Hint: Define a new categorical variable to identify which observations include at least one Wii wheel.

  1. State the null and alternative hypotheses for testing whether or not the average selling price is different for games sold with vs without Wii wheel attachements. Write your null hypothesis in terms of the parameters in the regression model. Using the output from the regression model you fit in (a), what conclusion can you make regarding this hypothesis test?

  2. How could you apply a method from earlier in the term to carry out the hypothesis test from part (a)? State the null and alternative hypotheses from (b) in the way you would have written them earlier in the term.

  3. Sellers are rated by buyers on eBay, captured in the variable sellerRate. To simplify our analysis, we will categorize sellers by whether their rating is low, medium or high. Create a new variable called seller_rating that is “low” if sellerRate is less than or equal to 100, “medium” if it is between 100 and 5000, and “high” if it is greater than 5000 (as a challenge, try to do this using only one line of R code!)

  4. Carry out a regression analysis to predict totalPr using the new variable seller_rating.

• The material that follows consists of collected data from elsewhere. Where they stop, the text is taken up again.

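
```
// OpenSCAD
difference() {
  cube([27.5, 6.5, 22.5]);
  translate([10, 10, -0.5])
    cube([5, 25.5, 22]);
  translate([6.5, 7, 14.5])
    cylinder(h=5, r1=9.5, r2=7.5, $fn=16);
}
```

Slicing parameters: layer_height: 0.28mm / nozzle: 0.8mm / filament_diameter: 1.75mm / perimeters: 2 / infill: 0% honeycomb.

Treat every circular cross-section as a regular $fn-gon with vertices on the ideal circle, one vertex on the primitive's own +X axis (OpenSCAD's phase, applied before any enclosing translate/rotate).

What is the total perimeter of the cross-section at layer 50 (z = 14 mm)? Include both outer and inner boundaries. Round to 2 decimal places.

68.00 mm

At z = 14 mm: the 27.5×6.5 cube contributes its full rectangle (perimeter 68.00 mm); the cube at (10, 10) is present — its section is the full 5×25.5 rectangle (perimeter 61.00 mm); the cone at (6.5, 7) does not reach this height (z outside [14.5, 19.5]); Subtracting the remaining from the first: starting from the 27.5×6.5 cube, the 5×25.5 cube at (10, 10) misses the remaining region (no effect) — boundary = 68.00 mm. Overall, the cross-section is a single solid region. Total boundary length (outer) = 68.00 mm.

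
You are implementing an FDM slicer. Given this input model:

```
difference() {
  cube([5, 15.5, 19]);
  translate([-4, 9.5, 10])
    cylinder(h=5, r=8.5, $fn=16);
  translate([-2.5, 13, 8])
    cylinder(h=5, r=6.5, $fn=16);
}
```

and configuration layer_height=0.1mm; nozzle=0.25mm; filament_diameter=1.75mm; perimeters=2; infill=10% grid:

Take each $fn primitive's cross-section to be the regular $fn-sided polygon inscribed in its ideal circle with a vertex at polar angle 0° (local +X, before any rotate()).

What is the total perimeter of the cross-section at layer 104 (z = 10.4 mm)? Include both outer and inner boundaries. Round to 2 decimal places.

39.32 mm

At z = 10.4 mm: the cube is present — its section is the full 5×15.5 rectangle (perimeter 41.00 mm); the r=8.5 cylinder at (-4, 9.5) gives a regular 16-gon of circumradius 8.5 (constant along its height) (perimeter = 2·16·8.500·sin(180°/16) = 53.06 mm); the cylinder at (-2.5, 13): section is a regular 16-gon, circumradius r=6.5 (perimeter = 2·16·6.500·sin(180°/16) = 40.58 mm); After the difference (first − rest): starting from the 5×15.5 cube, the r=8.5 cylinder at (-4, 9.5) partially overlaps it — only the 44.67 mm² overlap (of its 221.19 mm²) is removed, clipping the outline; the r=6.5 cylinder at (-2.5, 13) partially overlaps it — only the 2.31 mm² overlap (of its 129.35 mm²) is removed, clipping the outline — boundary = 39.32 mm. Overall, the cross-section is a single solid region. Total boundary length (outer) = 39.32 mm.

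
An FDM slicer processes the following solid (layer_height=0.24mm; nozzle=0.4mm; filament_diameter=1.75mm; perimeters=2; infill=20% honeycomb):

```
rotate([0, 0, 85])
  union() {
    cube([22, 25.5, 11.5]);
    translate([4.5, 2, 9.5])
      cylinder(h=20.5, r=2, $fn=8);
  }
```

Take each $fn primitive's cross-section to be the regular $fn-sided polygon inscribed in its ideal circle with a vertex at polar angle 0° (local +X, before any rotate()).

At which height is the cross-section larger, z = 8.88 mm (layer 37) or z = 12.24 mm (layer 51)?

layer 37 (z = 8.88 mm)

Layer 37 (z = 8.88): the 22×25.5 cube contributes its full rectangle (area 561.00 mm²); the cylinder at (4.5, 2) does not reach this height (z outside [9.5, 30]); Taking the union: only the 22×25.5 cube is present, so the union is just that shape — area = 561.00 mm²; (whole slice rotated 85° about Z — lengths, areas and connectivity unchanged). So its area = 561.00 mm². Layer 51 (z = 12.24): the cube does not reach this height (z outside [0, 11.5]); the r=2 cylinder at (4.5, 2) gives a regular 8-gon of circumradius 2 (constant along its height) (area = (8/2)·2.000²·sin(360°/8) = 11.31 mm²); Combining (union): only the r=2 cylinder at (4.5, 2) is present, so the union is just that shape — area = 11.31 mm²; (whole slice rotated 85° about Z — lengths, areas and connectivity unchanged). So its area = 11.31 mm². Layer 37 is larger (561.00 vs 11.31 mm²).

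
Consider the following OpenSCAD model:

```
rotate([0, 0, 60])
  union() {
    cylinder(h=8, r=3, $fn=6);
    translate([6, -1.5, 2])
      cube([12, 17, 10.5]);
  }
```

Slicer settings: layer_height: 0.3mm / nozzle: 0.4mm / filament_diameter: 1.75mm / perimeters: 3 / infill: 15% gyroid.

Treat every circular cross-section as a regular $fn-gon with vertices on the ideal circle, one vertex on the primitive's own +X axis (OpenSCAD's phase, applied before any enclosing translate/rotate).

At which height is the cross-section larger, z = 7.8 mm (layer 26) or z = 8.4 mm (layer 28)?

layer 26 (z = 7.8 mm)

Layer 26 (z = 7.8): the cylinder: section is a regular 6-gon, circumradius r=3 (area = (6/2)·3.000²·sin(360°/6) = 23.38 mm²); the cube at (6, -1.5) is present — its section is the full 12×17 rectangle (area 204.00 mm²); Taking the union: the 2 present regions are separate (no shared area or edge), so areas and boundary lengths simply add and each stays a separate island — area = 227.38 mm²; (rotated 60° about Z; rotation is an isometry so areas/perimeters/island counts are preserved). So its area = 227.38 mm². Layer 28 (z = 8.4): the cylinder does not reach this height (z outside [0, 8]); the cube at (6, -1.5) (footprint 12×17) is included at this height (area 204.00 mm²); Taking the union: only the 12×17 cube at (6, -1.5) is present, so the union is just that shape — area = 204.00 mm²; (rotated 60° about Z; rotation is an isometry so areas/perimeters/island counts are preserved). So its area = 204.00 mm². Layer 26 is larger (227.38 vs 204.00 mm²).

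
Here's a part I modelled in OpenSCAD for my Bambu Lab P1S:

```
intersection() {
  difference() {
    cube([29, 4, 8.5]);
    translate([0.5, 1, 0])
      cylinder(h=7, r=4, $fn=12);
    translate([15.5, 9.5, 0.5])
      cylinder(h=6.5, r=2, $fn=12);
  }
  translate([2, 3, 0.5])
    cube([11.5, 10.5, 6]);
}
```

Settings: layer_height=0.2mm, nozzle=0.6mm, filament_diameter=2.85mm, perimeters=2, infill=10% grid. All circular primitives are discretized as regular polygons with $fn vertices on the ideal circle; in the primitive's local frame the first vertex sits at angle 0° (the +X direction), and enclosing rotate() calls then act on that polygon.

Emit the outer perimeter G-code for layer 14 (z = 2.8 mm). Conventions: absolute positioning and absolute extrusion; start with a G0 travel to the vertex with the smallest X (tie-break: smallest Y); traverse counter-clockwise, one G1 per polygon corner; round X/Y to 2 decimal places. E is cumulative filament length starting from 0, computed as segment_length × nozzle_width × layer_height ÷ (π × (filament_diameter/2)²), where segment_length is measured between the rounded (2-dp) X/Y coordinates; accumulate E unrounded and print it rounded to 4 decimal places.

At z = 2.8 mm: the cube (footprint 29×4) is included at this height; the r=4 cylinder at (0.5, 1) gives a regular 12-gon of circumradius 4 (constant along its height); the r=2 cylinder at (15.5, 9.5) gives a regular 12-gon of circumradius 2 (constant along its height); After the difference (first − rest): starting from the 29×4 cube, the r=4 cylinder at (0.5, 1) partially overlaps it — only the 16.29 mm² overlap (of its 48.00 mm²) is removed, clipping the outline; the r=2 cylinder at (15.5, 9.5) misses the remaining region (no effect) — 1 connected region; the cube at (2, 3) (footprint 11.5×10.5) is included at this height; After intersecting: the 11.5×10.5 cube at (2, 3) partially overlaps the result so far; clipping to the common part keeps 10.04 mm² — 1 connected region. The outline is a single polygon with 4 vertices. Extrusion per mm of travel: 0.6 × 0.2 / (π × 1.425²) = 0.018811. Accumulating E over each segment gives final E = 0.4231.

G0 X2.96 Y4.00 Z2.80
G1 X3.96 Y3.00 E0.0266
G1 X13.50 Y3.00 E0.2061
G1 X13.50 Y4.00 E0.2249
G1 X2.96 Y4.00 E0.4231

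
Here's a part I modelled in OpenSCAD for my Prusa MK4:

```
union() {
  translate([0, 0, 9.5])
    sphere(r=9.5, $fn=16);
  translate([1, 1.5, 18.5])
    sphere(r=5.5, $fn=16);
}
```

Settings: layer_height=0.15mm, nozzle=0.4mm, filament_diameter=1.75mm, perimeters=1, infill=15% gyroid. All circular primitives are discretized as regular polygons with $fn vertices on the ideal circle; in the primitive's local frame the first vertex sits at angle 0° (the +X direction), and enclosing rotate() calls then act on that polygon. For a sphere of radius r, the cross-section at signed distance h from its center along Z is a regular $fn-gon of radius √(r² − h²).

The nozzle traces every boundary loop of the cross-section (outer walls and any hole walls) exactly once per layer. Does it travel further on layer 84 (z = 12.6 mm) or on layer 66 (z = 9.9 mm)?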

    1. How many indicator variables are in the model? Define each indicator variable in the model.
    2. Which seller rating group is R treating as the baseline category? Why? iii. What is the estimate from the fitted regression line for the mean totalPr for sellers with low ratings? What is the estimate from the fitted regression line for the mean totalPr for sellers with medium ratings? What is the estimate from the fitted regression line for the mean totalPr for sellers with high ratings? Write 1-2 sentences commenting on what you observe.
  5. Now fit an appropriate regression line to examine whether seller_rating has an effect on the relationship between totalPr and duration

    1. Write the regression equation (with \(\beta\)s) for the model you fit
    2. Is there evidence of a difference between sellers with low and high ratings in the relationship between totalPr and duration?
    3. Is there evidence of a difference between sellers with medium and high ratings in the relationship between totalPr and duration?
    4. Is there evidence of a difference between sellers with low and medium ratings in the relationship between totalPr and duration?
    5. Which one of these requires additional information to answer?

Question 3

[Adapted from Introductory Statistics with Randomization and Simulation from OpenIntro]
For each of the following situations, state a possible confounding variable:

A sample of 1,302 students from UCLA were asked to fill out a survey about their height, the fastest speed they’d ever driven, and their gender. Consider the scatterplots below to answer the following questions

Drawing

  1. Write 1-2 sentences describing the relationship between height and fastest driving speed.

  2. Why do you think these variables are positively associated?

  3. What role does gender play in the relationship between height and driving speed?

Question 4

[Adapted from Introductory Statistics with Randomization and Simulation from OpenIntro]

For each of the following situations, state a possible confounding variable:

  1. Data are measured on countries. There is a positive relationship between the percentage of internet users and life expectancy.

  2. Do sleep disorders lead to bullying in school children? An article in the New York Times called The School Bully is Sleepy states the following:
    “The University of Michigan study collected survey data from parents on each child’s sleep habits and asked both parents and teachers to assess behavioral concerns. About a third of the students studied were identified by parents or teachers as having problems with disruptive behavior or bullying. The researchers found that children who had behavioral issues and those who were identified as bullies were twice as likely to have shown symptoms of sleep disorders.”